The traditional approach for fraud detection is based on expert analysis and heuristics. Based on the expertise, certain rules are established that determine if a claim needs to be flagged for further investigation. In other situations, basic statistical models determine the indicators and the thresholds for flagging a claim post-adjudication and pricing. These thresholds and indicators are evaluated statistically and periodically recalibrated. Given the advances and progress in the world of machine learning, the claim adjudication business process can gain from these techniques and algorithms.
The basic idea is to implement intelligently configured algorithms to deliver superior fraud predictive performance in real time. For Healthcare payers, these smart algorithms reduce wasteful spending and minimize the costly post-adjudication recovery processes. The approach described below has proven to be successful in preventing improper payments without impacting provider relations and compliance with prompt pay requirements for public programs like Medicaid or contractual prompt payment terms in the commercial sector. Further, with all the commercial health plans required to implement robust fraud prevention controls in their operations, a real time approach for fraud prevention will go a long way in addressing the market needs.
There are a few machine learning algorithms that are available in the market which provides the capability of predicting and identifying fraudulent claims. The machine learning algorithms ranging from the basic logistic regression, Multi-variate Gaussian (MVG), k-means clustering to neural networks are all candidates for implementing a fraud prevention model.
Sky Solutions data scientists and fraud experts have categorized these statistical models into two buckets:
a) Models/Statistical techniques used for Patterns Discovery: These are statistical techniques such as linked analysis, clustering which can be done in the modeling environment and can help identify the patterns and their associated features.
b) High Performing Models: These are models that can be processed at scale in production and in real time. Logistical Regression and Bayesian models are models that can effectively scale and return results in sub-seconds for doing realtime processing.
The following is a high-level conceptual architecture of the real-time fraud prevention services working with a claim adjudication engine such as PEGA Smarts Claim Engine
CFPE is a claims fraud probability estimator engine, which is the exposed API to the external claims processing engine. This CFPE takes the incoming claims data (RESTFUL API) and evaluates all the configured patterns and computes the probability of fraud score for the claim. The results can either be passed on to the decision API to evaluate different scores across different patterns and provide a recommendation code for the external claims engine.
The set-up of the different models and patterns and their associated coefficients are calculated in a separate environment and the final computed coefficients are fed to the intelligent patterns knowledge base which ensures optimum throughput in run time. Sky Solutions experts have taken a contextual approach to implement these machine learning algorithms in a healthcare payer environment. The following are a couple of examples of this unique approach:
Sky Solutions recognizes that different claim types and scenarios need to be configured differently for the same general pattern. For example, configuring a ‘Gaming the System’ or ‘Kickbacks’ fraud pattern requires different feature attributes and tweaking of the pattern for lab claims as opposed to inpatient claims. Running the model against available claims data for that site further refines these features
Most of the fraud patterns are primarily based on provider profiling and using the provider as the anchor. Sky Solutions experts recognized the need for configuring some of the fraud patterns by using the member as the pivot for assessing patterns of overutilization and geo-location.

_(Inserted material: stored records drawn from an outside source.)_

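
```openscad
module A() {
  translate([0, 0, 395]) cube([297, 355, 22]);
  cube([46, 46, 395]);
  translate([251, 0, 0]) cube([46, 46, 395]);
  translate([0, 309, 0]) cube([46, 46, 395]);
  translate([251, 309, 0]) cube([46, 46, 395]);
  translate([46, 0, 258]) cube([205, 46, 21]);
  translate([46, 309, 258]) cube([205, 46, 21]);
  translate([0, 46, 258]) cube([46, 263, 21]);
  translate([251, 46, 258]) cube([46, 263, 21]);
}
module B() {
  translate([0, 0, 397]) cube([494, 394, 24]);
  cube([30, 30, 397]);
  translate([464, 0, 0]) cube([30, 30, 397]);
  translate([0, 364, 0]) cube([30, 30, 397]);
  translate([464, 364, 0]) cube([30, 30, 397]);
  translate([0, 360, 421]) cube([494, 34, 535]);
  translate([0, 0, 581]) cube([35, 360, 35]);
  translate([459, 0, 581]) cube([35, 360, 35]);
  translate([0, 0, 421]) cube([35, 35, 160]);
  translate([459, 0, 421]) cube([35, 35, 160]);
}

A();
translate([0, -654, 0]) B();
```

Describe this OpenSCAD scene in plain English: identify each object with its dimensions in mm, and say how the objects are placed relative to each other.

A is a four-legged stool. The seat is 297×355 mm, 22 mm thick, top at z = 417 mm. It stands on four square legs, each 46×46 mm in cross-section, from z = 0 to the seat underside, each flush with a corner of the seat. Four stretchers, 46 mm wide and 21 mm tall, connect adjacent legs with their undersides at z = 258 mm, each running between the inner faces of the legs it joins and aligned with the legs' outer faces on the other axis.

B is a chair: 494×394 mm seat, 24 mm thick, top at z = 421 mm, on four 30 mm square corner legs flush with the seat edges. A 34 mm thick backrest slab spans the full seat width, extending 535 mm above the seat top, its back face flush with the seat's +y edge. Two armrests of 35×35 mm section run along each side from the seat's front edge to the front of the backrest, top faces 195 mm above the seat top and outer faces flush with the seat's x-edges; a 35×35 mm post under the front of each armrest stands on the seat at the front corner.

The chair is on the floor beside the stool on its −y side.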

The approach to use real-time fraud prevention API requires an iterative approach due to the lack of valid training data sets. The lack of training data set was overcome by using a combination of heuristics and running the production claims via the CFPE engine without impacting the outcome of the claim.
The models continued to improve in accuracy and precision and then flattened out in terms of their effectiveness and efficiency. Further, the operational procedures established refreshed the knowledge base on a weekly basis with revised coefficients and feature weights based on the feedback from the claims payment systems.